When I pick films that are a few years old for this review blog, I like to find films (usually on Netflix) that present some difficult or challenging issue that doesn’t get clearcut coverage.
  
The 2009 French drama “Rapt” (“Abduction”, directed by Lucas Belvaux, actually shot in the coastal Flanders town of Ostend, Belgium, presents the unpleasant idea of a rich industrialist getting kidnapped and then getting blamed, or at least treated with suspicion when released, because he somehow has it coming to him.  It’s the “watch your back” mentality that the radical Left presents with glee. It used to be taken for granted in American mob movies, but the idea is becoming more apparent with foreign extremists, whether religious (Islam), communist (North Korea or even China) or nationalistic (Russia).  The area where it was filmed is getting more attention in the news now as Europe’s terror problem.
  
The protagonist is a corporate board chairman Stanislas Graff (Yvan Attal).  One day he is brutally kidnapped by force, the incident starting with a fake motorcycle crash in front of his limo.  Perhaps that scenes plays into security concerns that executives vary their routes. 
  
You could say that the rest of the 2-hour film, the ransom mess, is about what his life is worth, to others, and the idea is nasty.  (The tagline is “Paying the ransom won’t bury his secrets.”)  The kidnappers chop off a pinkie finger and mail it back.  After messy complications with the company board, family and police, the kidnappers release him, after he signs some IOU notes.  They say he will get instructions as to how to pay them in the mail in envelopes marked “Calypso” (the Greek goddess who imprisoned her husband Odysseus).  If he does not pay, a family member will be murdered and he will be held (morally) responsible.

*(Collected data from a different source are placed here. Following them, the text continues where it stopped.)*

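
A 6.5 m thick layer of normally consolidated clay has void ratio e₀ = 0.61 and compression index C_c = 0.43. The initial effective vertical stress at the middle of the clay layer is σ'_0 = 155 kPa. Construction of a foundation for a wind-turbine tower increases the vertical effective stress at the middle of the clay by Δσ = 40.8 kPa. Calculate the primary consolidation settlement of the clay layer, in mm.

S_c ≈ 176 mm

Final effective stress: σ'_f = σ'_0 + Δσ = 155 + 40.8 = 195.8 kPa.
Normally consolidated clay, so the full stress increment lies on the virgin compression line:
S_c = C_c·H/(1+e₀)·log₁₀(σ'_f/σ'_0) = 0.43×6.5/(1+0.61)×log₁₀(195.8/155)
    = 1.736 × 0.10148 = 0.1762 m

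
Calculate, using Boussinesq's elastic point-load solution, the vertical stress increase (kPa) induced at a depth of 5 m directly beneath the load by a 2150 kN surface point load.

Boussinesq vertical stress below a point load on an elastic half-space:
Δσ_z = 3P/(2πz²) · [1 + (r/z)²]^(−5/2)
r/z = 0/5 = 0; [1+(r/z)²]^(−5/2) = 1.
Δσ_z = 3×2150/(2π×5²) × 1 = 41.062 × 1 = 41.06 kPa

Δσ_z ≈ 41.1 kPa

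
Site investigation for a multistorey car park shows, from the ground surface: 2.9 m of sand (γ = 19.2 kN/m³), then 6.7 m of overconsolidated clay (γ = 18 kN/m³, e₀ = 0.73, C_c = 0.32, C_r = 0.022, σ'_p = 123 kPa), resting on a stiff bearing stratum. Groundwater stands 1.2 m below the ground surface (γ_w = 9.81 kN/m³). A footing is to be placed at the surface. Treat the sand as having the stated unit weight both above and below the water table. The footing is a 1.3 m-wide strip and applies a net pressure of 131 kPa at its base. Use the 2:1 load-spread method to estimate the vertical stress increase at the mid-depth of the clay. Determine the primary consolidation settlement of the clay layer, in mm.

S_c ≈ 10.8 mm

Mid-depth of clay below the ground surface: z = 2.9 + 6.7/2 = 6.25 m.
Total vertical stress at mid-clay: σ_v = 19.2×2.9 + 18×3.35 = 115.98 kPa.
Pore pressure: u = 9.81×(6.25 − 1.2) = 49.541 kPa.
Initial effective stress: σ'_0 = σ_v − u = 115.98 − 49.541 = 66.439 kPa.
Stress increase at mid-clay by the 2:1 spreading method:
Δσ = qB/(B+z) = 131×1.3/(1.3+6.25) = 22.556 kPa
Final effective stress: σ'_f = 66.439 + 22.556 = 88.995 kPa.
σ'_f = 88.995 ≤ σ'_p = 123 kPa, so the clay remains overconsolidated and only the recompression index applies:
S_c = C_r·H/(1+e₀)·log₁₀(σ'_f/σ'_0) = 0.022×6.7/1.73×log₁₀(88.995/66.439)
    = 0.085202 × 0.12694 = 0.01082 m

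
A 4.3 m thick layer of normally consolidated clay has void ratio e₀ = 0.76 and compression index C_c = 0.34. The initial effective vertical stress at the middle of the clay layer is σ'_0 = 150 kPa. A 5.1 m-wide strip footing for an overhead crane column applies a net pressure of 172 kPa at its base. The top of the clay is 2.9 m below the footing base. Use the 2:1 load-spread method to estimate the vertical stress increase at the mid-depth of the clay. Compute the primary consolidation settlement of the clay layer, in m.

S_c ≈ 0.164 m

Mid-depth of clay below the footing base: z = 2.9 + 4.3/2 = 5.05 m.
Stress increase at mid-clay by the 2:1 spreading method:
Δσ = qB/(B+z) = 172×5.1/(5.1+5.05) = 86.424 kPa
Final effective stress: σ'_f = σ'_0 + Δσ = 150 + 86.424 = 236.42 kPa.
Normally consolidated clay, so the full stress increment lies on the virgin compression line:
S_c = C_c·H/(1+e₀)·log₁₀(σ'_f/σ'_0) = 0.34×4.3/(1+0.76)×log₁₀(236.42/150)
    = 0.83068 × 0.19759 = 0.1641 m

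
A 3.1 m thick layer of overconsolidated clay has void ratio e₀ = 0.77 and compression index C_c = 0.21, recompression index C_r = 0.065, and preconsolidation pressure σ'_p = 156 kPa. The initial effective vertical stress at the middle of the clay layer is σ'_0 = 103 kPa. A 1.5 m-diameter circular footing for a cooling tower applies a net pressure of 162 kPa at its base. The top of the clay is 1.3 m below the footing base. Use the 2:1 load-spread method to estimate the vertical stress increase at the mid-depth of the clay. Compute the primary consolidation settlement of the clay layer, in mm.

S_c ≈ 8.48 mm

Mid-depth of clay below the footing base: z = 1.3 + 3.1/2 = 2.85 m.
Stress increase at mid-clay by the 2:1 spreading method:
Δσ ≈ qD²/(D+z)² = 162×1.5²/(1.5+2.85)² = 19.263 kPa
Final effective stress: σ'_f = 103 + 19.263 = 122.26 kPa.
σ'_f = 122.26 ≤ σ'_p = 156 kPa, so the clay remains overconsolidated and only the recompression index applies:
S_c = C_r·H/(1+e₀)·log₁₀(σ'_f/σ'_0) = 0.065×3.1/1.77×log₁₀(122.26/103)
    = 0.11384 × 0.074447 = 0.008475 m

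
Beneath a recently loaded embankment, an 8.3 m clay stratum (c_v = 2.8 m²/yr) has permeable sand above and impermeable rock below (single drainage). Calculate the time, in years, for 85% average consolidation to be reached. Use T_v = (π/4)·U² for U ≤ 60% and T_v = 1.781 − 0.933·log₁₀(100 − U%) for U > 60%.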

When he gets out, his skeletons fly out of the woodwork.  His dog still dearly loves him.  But media reports talk about his cheating on his wife and his gambling debts.  The company wants him to step down.  The wife will divorce.  It seems that the company has been unwilling to pay the ransom, believing that he might have set up his own kidnapping to cover gambling debts.  The money was taken from his own pension setup. 
  
Everyone thinks he’s starting over, still rich.  But then he gets one of those “Calypso” envelopes as the movie ends.
  
There’s a goof in the movie.  The finger seems to have grown back in one scene, along with very meager chest hair. 
  
Given the life I’ve led, I could say I would never put myself in a position with a “Calypso”.  I don’t “protect” other people.  But it might be a choice for a lot of people. Evasion could be seen as “cowardly”.  I don’t think ransom could ever be paid for me;  it’s either be rescued by police or die.  In a home invasion in Connecticut in 2007, one of the convicted killers told the doctor, who survived, that he was a “coward” for escaping and not saving the others from the criminal.  This is a strange kind of personal warfare. That’s my reaction when I see media companies push this kind of plot for “entertainment”. I don't know if we have a vocabulary word for morality enforced by extortion. 
  
  
The official site is here  from Diaphana and Kino Lorber.
  
The film apparently had very limited theatrical release in the US but is available on Netflix instant play.